Отсчитав несколько золотых монет (она понятия не имела, много это или мало), Василиса спрятала остальное под подушку. Теперь можно было идти гулять.

Общежитие располагалось в районе, который Алина назвала студенческим городком, на улице Большой Козлиной. Василиса решила, что это нечто вроде местного Арбата. Шагая в сторону, противоположную площади с фонтаном, Василиса глазела по сторонам. Всё вокруг было новым, странным. Мама постоянно брала её в Европу, дважды она была в США, несколько раз – в странах Латинской Америки. Обычно, оказавшись в незнакомом месте, Василиса с головой окуналась в его атмосферу и впитывала, впитывала. У неё была игра – притвориться местной и ходить по улицам так, чтобы никто не заподозрил в ней иностранку, даже местные жители. Для этого следовало наблюдать за людьми, стараться прочувствовать глубинную пульсацию, ритм, в котором они живут.

Когда Василисе было девять лет, она впервые совершила большую самостоятельную прогулку, находясь заграницей. Мама привезла её в Швецию, а сама с утра до ночи пропадала на репетициях театра. Василисе приходилось сидеть в гостиничном номере, где единственным развлечением был телевизор с каналами на всех языках, кроме русского. Даже играть на скрипке было нельзя, разве только под сурдинку. Одним словом – тоска смертная.

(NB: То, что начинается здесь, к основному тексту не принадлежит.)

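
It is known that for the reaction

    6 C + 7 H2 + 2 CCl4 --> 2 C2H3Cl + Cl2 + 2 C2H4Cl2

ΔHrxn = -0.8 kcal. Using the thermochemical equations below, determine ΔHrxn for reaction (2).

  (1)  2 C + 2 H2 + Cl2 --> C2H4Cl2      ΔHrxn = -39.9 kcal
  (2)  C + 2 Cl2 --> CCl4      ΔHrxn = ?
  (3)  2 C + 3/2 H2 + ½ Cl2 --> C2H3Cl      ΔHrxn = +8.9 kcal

(1) × 2: (2)·(-39.9) = -79.8 kcal
(2) reversed and × 2: contributes −2·x
(3) × 2: (2)·(+8.9) = +17.8 kcal
-0.8 = (-79.8) + (+17.8) − 2·x
x = (-0.8 − (-62.0)) / (-2) = -30.6 kcal

ΔHrxn = -30.6 kcal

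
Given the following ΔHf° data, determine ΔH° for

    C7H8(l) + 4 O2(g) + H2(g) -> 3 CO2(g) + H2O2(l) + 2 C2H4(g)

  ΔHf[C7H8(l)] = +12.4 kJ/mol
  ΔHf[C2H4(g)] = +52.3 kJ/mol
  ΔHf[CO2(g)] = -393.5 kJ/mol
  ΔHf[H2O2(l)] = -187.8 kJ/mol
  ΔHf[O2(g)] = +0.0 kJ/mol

Products: 3·(-393.5) + 1·(-187.8) + 2·(+52.3) = -1263.7
Reactants: 1·(+12.4) + 4·(+0.0) + 1·(+0.0) = +12.4
ΔH° = (-1263.7) − (+12.4) = -1276.1 kJ/mol

ΔH° = -1276.1 kJ/mol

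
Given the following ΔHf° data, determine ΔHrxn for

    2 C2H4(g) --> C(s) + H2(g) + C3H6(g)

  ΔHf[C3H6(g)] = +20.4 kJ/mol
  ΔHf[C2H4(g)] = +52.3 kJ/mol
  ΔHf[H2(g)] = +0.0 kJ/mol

Products: 1·(+0.0) + 1·(+0.0) + 1·(+20.4) = +20.4
Reactants: 2·(+52.3) = +104.6
ΔHrxn = (+20.4) − (+104.6) = -84.2 kJ/mol

ΔHrxn = -84.2 kJ/mol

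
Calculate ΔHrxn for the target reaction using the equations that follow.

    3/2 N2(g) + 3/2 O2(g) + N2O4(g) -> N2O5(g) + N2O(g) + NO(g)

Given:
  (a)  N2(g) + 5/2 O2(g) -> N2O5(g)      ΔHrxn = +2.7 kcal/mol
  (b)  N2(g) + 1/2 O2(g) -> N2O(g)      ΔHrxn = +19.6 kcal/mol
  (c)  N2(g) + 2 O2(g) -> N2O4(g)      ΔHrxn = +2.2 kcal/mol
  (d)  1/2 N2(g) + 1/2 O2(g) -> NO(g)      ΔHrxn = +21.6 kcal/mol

ΔHrxn = 41.7 kcal/mol

(a) as written (N2O5(g) already on the product side): +2.7 kcal/mol
(b) as written (N2O(g) already on the product side): +19.6 kcal/mol
(c) reversed (N2O4(g) must end up as a reactant): -2.2 kcal/mol
(d) as written (NO(g) already on the product side): +21.6 kcal/mol
Since enthalpy is a state function, ΔHrxn = (+2.7) + (+19.6) + (-2.2) + (+21.6) = 41.7 kcal/mol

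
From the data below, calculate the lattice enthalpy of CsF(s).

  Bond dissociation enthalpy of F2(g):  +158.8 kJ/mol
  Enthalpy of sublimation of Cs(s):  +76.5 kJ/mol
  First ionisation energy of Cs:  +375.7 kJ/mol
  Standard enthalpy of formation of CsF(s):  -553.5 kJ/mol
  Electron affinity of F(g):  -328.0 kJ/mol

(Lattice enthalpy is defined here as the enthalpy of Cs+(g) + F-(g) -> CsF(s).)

ΔHf° = 1·ΔHsub + 1·(ΣIE) + 1/2·D(F2) + 1·EA + U
-553.5 = 1·(+76.5) + 1·(+375.7) + 1/2·(+158.8) + 1·(-328.0) + U
U = -553.5 − (+203.6) = -757.1 kJ/mol

U = -757.1 kJ/mol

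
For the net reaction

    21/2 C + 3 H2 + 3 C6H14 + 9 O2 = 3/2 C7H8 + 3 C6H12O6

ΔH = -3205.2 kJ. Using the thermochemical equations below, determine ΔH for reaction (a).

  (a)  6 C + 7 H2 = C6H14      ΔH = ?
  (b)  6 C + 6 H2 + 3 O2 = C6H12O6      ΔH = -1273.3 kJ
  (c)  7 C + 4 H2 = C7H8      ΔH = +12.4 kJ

ΔH = -198.7 kJ

(a) reversed and × 3: contributes −3·x
(b) × 3: (3)·(-1273.3) = -3819.9 kJ
(c) × 3/2: (3/2)·(+12.4) = +18.6 kJ
-3205.2 = (-3819.9) + (+18.6) − 3·x
x = (-3205.2 − (-3801.3)) / (-3) = -198.7 kJ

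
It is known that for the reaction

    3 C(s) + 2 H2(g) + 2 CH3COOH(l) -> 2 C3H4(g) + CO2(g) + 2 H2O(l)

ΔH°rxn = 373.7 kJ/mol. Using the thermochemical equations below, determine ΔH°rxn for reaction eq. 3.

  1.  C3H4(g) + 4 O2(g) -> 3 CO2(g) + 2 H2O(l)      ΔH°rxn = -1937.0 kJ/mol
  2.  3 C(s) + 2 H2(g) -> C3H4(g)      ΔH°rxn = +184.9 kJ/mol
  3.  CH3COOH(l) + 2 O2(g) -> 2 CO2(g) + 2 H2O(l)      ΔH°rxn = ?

eq. 1 reversed: +1937.0 kJ/mol
eq. 2 as written (C(s) already on the reactant side): +184.9 kJ/mol
eq. 3 × 2 (×2 to match 2 CH3COOH(l) in the target): contributes 2·x
+373.7 = (+1937.0) + (+184.9) + 2·x
x = (+373.7 − (+2121.9)) / (2) = -874.1 kJ/mol

ΔH°rxn = -874.1 kJ/mol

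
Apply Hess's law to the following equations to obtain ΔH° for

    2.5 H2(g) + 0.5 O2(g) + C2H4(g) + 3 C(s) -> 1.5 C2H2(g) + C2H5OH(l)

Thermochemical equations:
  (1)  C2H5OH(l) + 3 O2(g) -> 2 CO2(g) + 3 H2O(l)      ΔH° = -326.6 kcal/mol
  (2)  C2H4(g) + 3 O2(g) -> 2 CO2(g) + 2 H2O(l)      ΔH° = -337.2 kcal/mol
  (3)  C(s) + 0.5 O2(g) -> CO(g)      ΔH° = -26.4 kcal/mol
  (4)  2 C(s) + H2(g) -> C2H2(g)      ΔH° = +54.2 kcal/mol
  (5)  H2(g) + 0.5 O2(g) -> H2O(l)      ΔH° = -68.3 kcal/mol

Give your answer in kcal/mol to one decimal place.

(1) reversed (reverse to put C2H5OH(l) on the product side): +326.6 kcal/mol
(2) as written (C2H4(g) already on the reactant side): -337.2 kcal/mol
(3): not needed (CO(g) appears nowhere else).
(4) × 3/2 (scale by 3/2 for the 3/2 C2H2(g)): (3/2)·(+54.2) = +81.3 kcal/mol
(5) as written: -68.3 kcal/mol
ΔH° = (+326.6) + (-337.2) + (+81.3) + (-68.3) = 2.4 kcal/mol

ΔH° = 2.4 kcal/mol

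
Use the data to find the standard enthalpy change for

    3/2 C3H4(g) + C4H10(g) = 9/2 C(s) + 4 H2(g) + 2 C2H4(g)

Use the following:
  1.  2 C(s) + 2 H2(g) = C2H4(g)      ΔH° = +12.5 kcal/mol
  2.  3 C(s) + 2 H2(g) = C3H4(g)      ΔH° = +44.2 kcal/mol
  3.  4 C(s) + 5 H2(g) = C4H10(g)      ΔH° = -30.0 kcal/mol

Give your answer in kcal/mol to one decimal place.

ΔH° = -11.3 kcal/mol

eq. 1 × 2: (2)·(+12.5) = +25.0 kcal/mol
eq. 2 reversed and × 3/2: (-3/2)·(+44.2) = -66.3 kcal/mol
eq. 3 reversed: +30.0 kcal/mol
ΔH° = (2)·(+12.5) + (-3/2)·(+44.2) + (-1)·(-30.0) = -11.3 kcal/mol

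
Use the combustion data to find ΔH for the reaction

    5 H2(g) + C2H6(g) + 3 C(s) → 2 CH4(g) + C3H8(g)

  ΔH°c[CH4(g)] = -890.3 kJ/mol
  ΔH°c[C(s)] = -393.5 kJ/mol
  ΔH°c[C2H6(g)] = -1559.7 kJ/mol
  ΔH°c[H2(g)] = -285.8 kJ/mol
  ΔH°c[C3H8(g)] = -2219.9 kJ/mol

ΔH = -168.7 kJ/mol

With combustion enthalpies, reactants minus products:
= [5·(-285.8) + 1·(-1559.7) + 3·(-393.5)] − [2·(-890.3) + 1·(-2219.9)]
= -168.7 kJ/mol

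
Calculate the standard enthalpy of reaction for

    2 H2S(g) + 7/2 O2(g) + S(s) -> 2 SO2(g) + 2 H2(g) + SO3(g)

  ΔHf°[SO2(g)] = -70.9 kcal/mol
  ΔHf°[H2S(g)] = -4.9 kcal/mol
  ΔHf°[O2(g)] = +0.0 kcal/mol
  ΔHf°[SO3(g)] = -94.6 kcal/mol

ΔH°rxn = -226.6 kcal/mol

Products: 2·(-70.9) + 2·(+0.0) + 1·(-94.6) = -236.4
Reactants: 2·(-4.9) + 7/2·(+0.0) + 1·(+0.0) = -9.8
ΔH°rxn = (-236.4) − (-9.8) = -226.6 kcal/mol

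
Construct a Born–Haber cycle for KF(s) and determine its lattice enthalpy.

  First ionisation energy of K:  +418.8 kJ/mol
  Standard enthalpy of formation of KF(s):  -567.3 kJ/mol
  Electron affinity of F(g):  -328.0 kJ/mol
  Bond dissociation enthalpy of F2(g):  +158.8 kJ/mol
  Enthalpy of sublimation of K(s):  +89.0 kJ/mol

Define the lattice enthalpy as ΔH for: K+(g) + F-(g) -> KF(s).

ΔHf° = 1·ΔHsub + 1·(ΣIE) + 1/2·D(F2) + 1·EA + U
-567.3 = 1·(+89.0) + 1·(+418.8) + 1/2·(+158.8) + 1·(-328.0) + U
U = -567.3 − (+259.2) = -826.5 kJ/mol

U = -826.5 kJ/mol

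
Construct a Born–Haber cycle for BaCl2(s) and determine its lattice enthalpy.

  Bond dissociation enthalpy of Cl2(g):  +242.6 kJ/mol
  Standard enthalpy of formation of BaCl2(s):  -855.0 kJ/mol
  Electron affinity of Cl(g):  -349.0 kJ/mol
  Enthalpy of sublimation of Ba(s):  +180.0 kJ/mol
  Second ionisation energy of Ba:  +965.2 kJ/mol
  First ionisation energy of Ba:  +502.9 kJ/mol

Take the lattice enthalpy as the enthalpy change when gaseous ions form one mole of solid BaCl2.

U = -2047.7 kJ/mol

ΔHf° = 1·ΔHsub + 1·(ΣIE) + 1·D(Cl2) + 2·EA + U
-855.0 = 1·(+180.0) + 1·(+1468.1) + 1·(+242.6) + 2·(-349.0) + U
U = -855.0 − (+1192.7) = -2047.7 kJ/mol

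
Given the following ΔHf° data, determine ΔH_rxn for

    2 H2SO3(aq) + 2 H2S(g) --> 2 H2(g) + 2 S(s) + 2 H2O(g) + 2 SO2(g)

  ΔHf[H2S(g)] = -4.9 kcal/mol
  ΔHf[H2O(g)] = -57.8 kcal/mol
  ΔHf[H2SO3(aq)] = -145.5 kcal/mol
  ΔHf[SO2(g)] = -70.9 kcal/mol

ΔH_rxn = 43.4 kcal/mol

Products: 2·(+0.0) + 2·(+0.0) + 2·(-57.8) + 2·(-70.9) = -257.4
Reactants: 2·(-145.5) + 2·(-4.9) = -300.8
ΔH_rxn = (-257.4) − (-300.8) = 43.4 kcal/mol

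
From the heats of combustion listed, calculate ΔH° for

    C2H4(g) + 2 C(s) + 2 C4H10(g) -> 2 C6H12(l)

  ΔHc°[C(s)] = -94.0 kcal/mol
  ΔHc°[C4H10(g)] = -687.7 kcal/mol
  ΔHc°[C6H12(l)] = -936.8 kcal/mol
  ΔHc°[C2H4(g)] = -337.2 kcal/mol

ΔH° = -27.0 kcal/mol

Using ΔH = Σ nΔHc°(reactants) − Σ nΔHc°(products):
= [1·(-337.2) + 2·(-94.0) + 2·(-687.7)] − [2·(-936.8)]
= -27.0 kcal/mol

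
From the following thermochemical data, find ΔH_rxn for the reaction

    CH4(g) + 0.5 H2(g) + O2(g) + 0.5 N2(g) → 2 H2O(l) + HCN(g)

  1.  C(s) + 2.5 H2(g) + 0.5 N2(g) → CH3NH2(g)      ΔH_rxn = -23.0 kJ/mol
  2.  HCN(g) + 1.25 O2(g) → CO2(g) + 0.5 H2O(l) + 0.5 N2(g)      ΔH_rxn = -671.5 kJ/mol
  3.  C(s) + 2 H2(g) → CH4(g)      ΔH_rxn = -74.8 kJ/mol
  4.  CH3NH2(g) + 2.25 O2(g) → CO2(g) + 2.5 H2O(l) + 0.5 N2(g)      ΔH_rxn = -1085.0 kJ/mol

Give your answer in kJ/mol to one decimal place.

ΔH_rxn = -361.7 kJ/mol

eq. 1 as written: -23.0 kJ/mol
eq. 2 reversed: +671.5 kJ/mol
eq. 3 reversed: +74.8 kJ/mol
eq. 4 as written: -1085.0 kJ/mol
ΔH_rxn = (-23.0) + (+671.5) + (+74.8) + (-1085.0) = -361.7 kJ/mol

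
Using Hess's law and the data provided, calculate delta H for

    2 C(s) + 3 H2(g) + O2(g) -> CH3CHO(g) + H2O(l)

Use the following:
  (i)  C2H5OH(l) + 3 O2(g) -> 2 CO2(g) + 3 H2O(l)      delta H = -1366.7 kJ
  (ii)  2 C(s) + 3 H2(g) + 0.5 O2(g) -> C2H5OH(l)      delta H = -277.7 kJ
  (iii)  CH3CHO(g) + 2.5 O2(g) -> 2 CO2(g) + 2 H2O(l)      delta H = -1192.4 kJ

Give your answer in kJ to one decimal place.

(i) as written: -1366.7 kJ
(ii) as written (C(s) already on the reactant side): -277.7 kJ
(iii) reversed (reverse to put CH3CHO(g) on the product side): +1192.4 kJ
Since enthalpy is a state function, delta H = (1)·(-1366.7) + (1)·(-277.7) + (-1)·(-1192.4) = -452.0 kJ

delta H = -452.0 kJ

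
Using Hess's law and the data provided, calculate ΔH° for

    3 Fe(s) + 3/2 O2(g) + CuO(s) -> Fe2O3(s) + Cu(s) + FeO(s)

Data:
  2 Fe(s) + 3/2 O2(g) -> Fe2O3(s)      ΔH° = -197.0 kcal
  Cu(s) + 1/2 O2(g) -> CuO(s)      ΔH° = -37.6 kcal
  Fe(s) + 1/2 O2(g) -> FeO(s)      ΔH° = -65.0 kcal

ΔH° = -224.4 kcal

equation 1 as written (Fe2O3(s) already on the product side): -197.0 kcal
equation 2 reversed (CuO(s) must end up as a reactant): +37.6 kcal
equation 3 as written (FeO(s) already on the product side): -65.0 kcal
Combining the equations, ΔH° = (-197.0) + (+37.6) + (-65.0) = -224.4 kcal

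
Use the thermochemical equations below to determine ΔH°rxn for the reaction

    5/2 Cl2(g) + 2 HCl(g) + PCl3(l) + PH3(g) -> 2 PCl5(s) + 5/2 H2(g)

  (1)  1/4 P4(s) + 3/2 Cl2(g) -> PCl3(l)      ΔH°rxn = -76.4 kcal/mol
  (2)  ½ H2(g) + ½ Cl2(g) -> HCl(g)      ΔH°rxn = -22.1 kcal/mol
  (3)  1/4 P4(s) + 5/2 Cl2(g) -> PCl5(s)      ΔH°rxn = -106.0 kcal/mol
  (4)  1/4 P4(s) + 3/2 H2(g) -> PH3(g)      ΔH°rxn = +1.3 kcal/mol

ΔH°rxn = -92.7 kcal/mol

(1) reversed: +76.4 kcal/mol
(2) reversed and × 2: (-2)·(-22.1) = +44.2 kcal/mol
(3) × 2: (2)·(-106.0) = -212.0 kcal/mol
(4) reversed: -1.3 kcal/mol
ΔH°rxn = (+76.4) + (+44.2) + (-212.0) + (-1.3) = -92.7 kcal/mol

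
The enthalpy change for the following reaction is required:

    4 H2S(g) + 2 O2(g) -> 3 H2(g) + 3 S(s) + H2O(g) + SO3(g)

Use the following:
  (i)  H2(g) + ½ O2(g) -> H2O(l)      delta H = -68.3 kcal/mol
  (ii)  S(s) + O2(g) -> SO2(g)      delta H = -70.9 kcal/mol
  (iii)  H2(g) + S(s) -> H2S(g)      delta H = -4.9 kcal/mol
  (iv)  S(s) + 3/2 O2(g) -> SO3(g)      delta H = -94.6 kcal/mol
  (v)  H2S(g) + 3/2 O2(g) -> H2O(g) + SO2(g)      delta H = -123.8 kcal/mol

delta H = -132.8 kcal/mol

(i): not needed (H2O(l) appears nowhere else).
(ii) reversed: +70.9 kcal/mol
(iii) reversed and × 3: (-3)·(-4.9) = +14.7 kcal/mol
(iv) as written (SO3(g) already on the product side): -94.6 kcal/mol
(v) as written (H2O(g) already on the product side): -123.8 kcal/mol
Since enthalpy is a state function, delta H = (-1)·(-70.9) + (-3)·(-4.9) + (1)·(-94.6) + (1)·(-123.8) = -132.8 kcal/mol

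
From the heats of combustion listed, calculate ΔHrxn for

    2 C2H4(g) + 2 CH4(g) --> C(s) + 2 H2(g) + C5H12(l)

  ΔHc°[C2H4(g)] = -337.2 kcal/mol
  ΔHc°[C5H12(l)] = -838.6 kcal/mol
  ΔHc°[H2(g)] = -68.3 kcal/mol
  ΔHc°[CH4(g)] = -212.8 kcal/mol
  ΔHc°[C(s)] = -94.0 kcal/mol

ΔHrxn = -30.8 kcal/mol

Using ΔH = Σ nΔHc°(reactants) − Σ nΔHc°(products):
= [2·(-337.2) + 2·(-212.8)] − [1·(-94.0) + 2·(-68.3) + 1·(-838.6)]
= -30.8 kcal/mol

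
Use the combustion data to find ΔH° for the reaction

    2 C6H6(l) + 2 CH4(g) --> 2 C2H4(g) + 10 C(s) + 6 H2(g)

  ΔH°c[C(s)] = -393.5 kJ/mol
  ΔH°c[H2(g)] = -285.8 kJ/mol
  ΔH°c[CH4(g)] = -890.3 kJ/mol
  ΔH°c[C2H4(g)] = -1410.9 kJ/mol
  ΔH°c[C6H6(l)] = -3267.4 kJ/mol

ΔH° = 156.2 kJ/mol

With combustion enthalpies, reactants minus products:
= [2·(-3267.4) + 2·(-890.3)] − [2·(-1410.9) + 10·(-393.5) + 6·(-285.8)]
= 156.2 kJ/mol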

Стокгольм расположился на четырнадцати островах, поэтому вода была всюду, как в Питере. Окна гостиницы «First Hotel Reisen», где остановилась Анастасия Чернова с дочерью, выходили на море. Три раза в день Василиса спускалась в ресторан, где для постояльцев был накрыт шведский стол. Обычно она выбирала одно и то же место у окна, откуда был виден залив и остров Шеппсхольмен. Как-то, за обедом, Василиса отошла за какао. Когда она вернулась на место, за окном всё стало белым-бело. Мир изменился за какую-то минуту. Девочка стояла с дымящейся кружкой и не могла отвести взгляд от окна. В снежной круговерти было что-то непостижимое, волшебное. Только что Василиса рассматривала старинные парусные суда, пришвартованные у берегов Шеппсхольмена, а теперь не могла разглядеть моторную лодку у ближнего причала. Василиса поднялась в номер, надела куртку и отправилась гулять. Проходя по мостам, она смотрела вниз, на серо-стальную воду, в которой отражалось такое же серо-стальное, а сейчас – иссиня-белое небо Стокгольма. Город был каменным, и даже вода казалась ещё одним, жидким, состоянием гранита. Василиса пешком добралась до королевского дворца. Грандиозное здание с колоннами и бронзовыми скульптурами греческих богов показалось ей древним и незыблемым, как пирамида Хеопса. Стоя под снегом и стараясь удержать под курткой живое тепло, девятилетняя Василиса впервые остро ощутила свою незначительность, скоротечность человеческой жизни и тяжеловесность эпох, которые вращались, словно космические жернова, перемалывая всё и всех.